Clogher, Diocese of (Clogherensis), a suffragan of Armagh, Ireland, which comprises the County Monaghan, almost the whole of Fermanagh, the southern portion of Tyrone, and parts of Donegal, Louth, and Cavan. It takes its name from Clogher, the seat of the Prince of Oriel with whose territory the old Diocese of Clogher was, practically speaking, coextensive. The see was founded by St. Patrick, who appointed one of his household, St. Macarten, as first bishop. There does not seem to be any evidence that St. Patrick governed Clogher as a distinct diocese before taking up his residence at Armagh, as is stated by Jocelyn. There is great difficulty in tracing the succession of bishops in Clogher, as indeed in every Irish diocese from the sixth to the eleventh century, on account of the confusion of the bishops with the abbots of the monastic establishments; the difficulty is increased in Clogher in view of the diversity existing between the lists as given in the Irish Annals, and the “Register of Clogher”, compiled by Patrick Culin, Bishop of Clogher (1519-34), and Roderick Cassidy, archdeacon of the diocese. The “Register of Clogher” is of very little historical value.
In 1241 Henry III ordered that Clogher should be united to Armagh, on account of the poverty of both dioceses, but this was not carried out, though under Bishop David O’Brogan large portions of Tyrone were cut off from Clogher and given to Ardstraw (now united with Derry), while the greater part of the present County Louth, including Dundalk, Drogheda, and Ardee, was taken over by Armagh. In 1535 Bishop Odo, or Hugh O’Cervallan, was appointed to the See of Clogher by Paul III, and on the submission of his patron Con O’Neill to Henry VIII, this prelate seems to have accepted the new teaching, and was superseded by Raymond MacMahon, 1546. From his time there are two lines of bishops in Clogher, the Catholic and the Protestant. The apostate Miler Magrath was appointed Protestant bishop by Queen Elizabeth in 1570, but on his promotion to Cashel, resigned Clogher in the same year. Heber or Emer MacMahon (1643-50) took a prominent part in the war of the Irish Confederates, and on the death of Owen Roe O’Neill, was chosen general of the confederate forces. He was defeated at Scariffhollis near Letterkenny, taken prisoner by Coote, and beheaded at Enniskillen. Owing to the persecutions of the Irish Catholics, Clogher was governed by vicars during the periods 1612-43, 1650-71, 1687-1707, 1713-27. The chapter of Clogher was allowed to lapse, but towards the end of the eighteenth century it was reestablished by papal Brief.

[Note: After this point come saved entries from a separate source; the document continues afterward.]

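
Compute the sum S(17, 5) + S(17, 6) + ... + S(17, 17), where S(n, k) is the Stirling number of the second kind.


By definition, S(n, k) counts partitions of an n-set into exactly k nonempty blocks.
Computing row n = 17 for k = 5..17:
S(17, k): 5652751651, 17505749898, 25708104786, 20415995028, 9528822303, 2758334150, 512060978, 62022324, 4910178, 249900, 7820, 136, 1
Sum = 82149009153.

82149009153


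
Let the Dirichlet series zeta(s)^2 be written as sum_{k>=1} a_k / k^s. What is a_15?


The Dirichlet convolution of the constant function 1 with itself gives (1 * 1)(k) = sum_{d | k} 1 = d(k), the number of positive divisors of k.
Since zeta(s) = sum_{k>=1} 1/k^s, we have zeta(s)^2 = sum_{k>=1} d(k)/k^s, so a_k = d(k).
For k = 15: the divisors are 1, 3, 5, 15.
Count = 4.

4


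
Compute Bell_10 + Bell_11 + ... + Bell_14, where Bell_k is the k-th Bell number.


Recall Bell_k counts set partitions of a k-set (with Bell_0 = 1 by convention).
Bell_10 through Bell_14: 115975, 678570, 4213597, 27644437, 190899322
Sum = 115975 + 678570 + 4213597 + 27644437 + 190899322 = 223551901.

223551901


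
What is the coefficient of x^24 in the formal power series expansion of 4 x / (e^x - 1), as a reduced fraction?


The exponential generating function for Bernoulli numbers is
x / (e^x - 1) = sum_{k>=0} B_k x^k / k!.
So the coefficient of x^24 in 4 x / (e^x - 1) is 4 B_24 / 24!.
Computing: B_24 = -236364091/2730, 24! = 620448401733239439360000, giving
4 * -236364091/2730 / 620448401733239439360000 = -236364091/423456034182935917363200000.

-236364091/423456034182935917363200000


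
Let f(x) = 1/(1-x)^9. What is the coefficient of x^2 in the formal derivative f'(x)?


Differentiate: d/dx [ 1/(1-x)^r ] = r / (1-x)^(r+1).
Here r = 9, so f'(x) = 9 / (1-x)^10.
The expansion of 1/(1-x)^(r+1) has coefficient of x^n equal to C(n+r, r).
So the coefficient of x^2 in f'(x) is
9 * C(11, 9) = 9 * 55 = 495

495


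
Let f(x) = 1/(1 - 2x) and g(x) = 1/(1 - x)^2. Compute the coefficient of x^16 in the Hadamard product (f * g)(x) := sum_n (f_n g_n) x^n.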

A very important provincial synod was held at Clones in 1670 by Oliver Plunkett, Archbishop of Armagh (see Moran, Life of Plunkett). The most remarkable shrines of the diocese are at St. Patrick’s, Lough Derg, near Pettigo, still frequented by thousands of pilgrims from all parts of the world (see Saint Patrick’s Purgatory); Devenish Island in Lough Erne (see McKenna, Devenish, its History and Antiquities, Dublin, 1897); Innismacsaint, also in Lough Erne, where the “Annals of Ulster” were composed; Lisgoole, Clones, and Clogher. The most celebrated works of ancient ecclesiastical art connected with the diocese are the Domnach Airigid, a shrine enclosing a copy of the Gospels, said to have been given by St. Patrick to St. Macarten, and the Cross of Clogher, both of them now in the National Museum in Dublin. The Catholic population of the diocese is 101,162, distributed in forty parishes and ministered to by about 100 priests.